Before being taken offline, the website of LaMia, the Bolivian-based charter company, said the Avro RJ85 jetliner’s maximum range was 2965 kilometres – just under the distance between Medellin and Santa Cruz, Bolivia, where the flight originated carrying close to full passenger capacity.
It is also possible the pilot dumped fuel, or a lack of fuel was caused by a leak or some other, unexplained reason.
If this is confirmed by the investigators it would be a very painful because it stems from negligence.
Surviving flight attendant Ximena Sanchez was interviewed on Wednesday. During the rescue Sanchez said “We ran out of fuel. The airplane turned off”, she said to a rescuer.
Juan Sebastian Upegui, the co-pilot on an Avianca commercial flight who was in contact with air traffic controller, described how he heard the doomed flight’s pilot request priority to land because he was out of fuel. Growing ever more desperate, the pilot eventually declared “May Day! May Day!” because of a “total electrical failure,” Upegui said, before the plane quickly began to lose speed and altitude in an almost three-minute death spiral.
“I remember I was pulling really hard for them, saying ‘Make it, make it, make it, make it,”’ Upeqgui says in the recording, which circulated on social media.
“Then it stopped … The controller’s voice starts to break up and she sounds really sad.

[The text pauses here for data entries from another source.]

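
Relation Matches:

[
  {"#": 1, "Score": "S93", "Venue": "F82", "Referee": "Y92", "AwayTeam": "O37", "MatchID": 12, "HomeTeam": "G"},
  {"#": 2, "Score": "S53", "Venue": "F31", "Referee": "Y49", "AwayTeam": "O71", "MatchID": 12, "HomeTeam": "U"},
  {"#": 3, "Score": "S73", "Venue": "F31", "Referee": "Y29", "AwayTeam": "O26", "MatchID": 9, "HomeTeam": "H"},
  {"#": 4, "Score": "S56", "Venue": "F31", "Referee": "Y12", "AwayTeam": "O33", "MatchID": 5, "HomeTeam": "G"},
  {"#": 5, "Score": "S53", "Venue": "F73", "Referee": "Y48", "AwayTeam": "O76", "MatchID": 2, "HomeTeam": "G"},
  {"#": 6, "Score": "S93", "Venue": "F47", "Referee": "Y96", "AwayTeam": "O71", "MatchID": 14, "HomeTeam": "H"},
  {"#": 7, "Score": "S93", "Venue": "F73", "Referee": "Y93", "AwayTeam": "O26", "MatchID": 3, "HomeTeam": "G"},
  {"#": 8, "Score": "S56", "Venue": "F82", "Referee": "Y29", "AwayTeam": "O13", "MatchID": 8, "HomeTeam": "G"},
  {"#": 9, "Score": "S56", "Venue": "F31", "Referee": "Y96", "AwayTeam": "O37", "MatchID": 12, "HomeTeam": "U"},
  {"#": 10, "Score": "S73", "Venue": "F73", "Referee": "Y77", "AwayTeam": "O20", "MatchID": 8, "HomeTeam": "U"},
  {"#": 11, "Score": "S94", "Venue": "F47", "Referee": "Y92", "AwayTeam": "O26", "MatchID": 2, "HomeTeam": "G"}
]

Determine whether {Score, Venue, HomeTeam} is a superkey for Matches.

Yes

All 11 rows have distinct {Score, Venue, HomeTeam} values, so {Score, Venue, HomeTeam} → (all attributes) holds and {Score, Venue, HomeTeam} is a superkey.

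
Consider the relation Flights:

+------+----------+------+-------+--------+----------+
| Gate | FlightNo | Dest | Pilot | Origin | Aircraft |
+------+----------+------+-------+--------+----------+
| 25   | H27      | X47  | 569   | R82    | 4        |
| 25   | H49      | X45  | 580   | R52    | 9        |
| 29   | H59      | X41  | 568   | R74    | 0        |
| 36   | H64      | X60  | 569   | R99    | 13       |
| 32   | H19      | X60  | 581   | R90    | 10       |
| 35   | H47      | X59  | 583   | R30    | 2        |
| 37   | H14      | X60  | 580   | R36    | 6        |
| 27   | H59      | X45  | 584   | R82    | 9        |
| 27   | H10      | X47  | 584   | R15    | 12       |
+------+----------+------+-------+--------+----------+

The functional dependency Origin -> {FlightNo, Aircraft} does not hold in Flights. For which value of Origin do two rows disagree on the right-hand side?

R82

Origin=R82: 2 rows → {FlightNo,Aircraft} takes values {(H27, 4), (H59, 9)} — violation
Origin=R52: 1 row → {FlightNo,Aircraft} = (H49, 9) ✓
Origin=R74: 1 row → {FlightNo,Aircraft} = (H59, 0) ✓
Origin=R99: 1 row → {FlightNo,Aircraft} = (H64, 13) ✓
Origin=R90: 1 row → {FlightNo,Aircraft} = (H19, 10) ✓
Origin=R30: 1 row → {FlightNo,Aircraft} = (H47, 2) ✓
Origin=R36: 1 row → {FlightNo,Aircraft} = (H14, 6) ✓
Origin=R15: 1 row → {FlightNo,Aircraft} = (H10, 12) ✓
The only Origin value with inconsistent RHS is Origin=R82.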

We’re in the plane and start to cry.”
Another clue is the crash site itself, where no traces of fuel have been found. Often planes go up in a ball of flames upon impact but one reason six passengers survived was because the plane didn’t explode.
John Cox, a retired airline pilot and CEO of Florida-based Safety Operating Systems, said the aircraft’s amount of fuel deserves a careful look.
“The airplane was being flight planned right to its maximum. Right there it says that even if everything goes well they are not going to have a large amount of fuel when they arrive,” said Cox.
“I don’t understand how they could do the flight non-stop with the fuel requirements that the regulations stipulate.”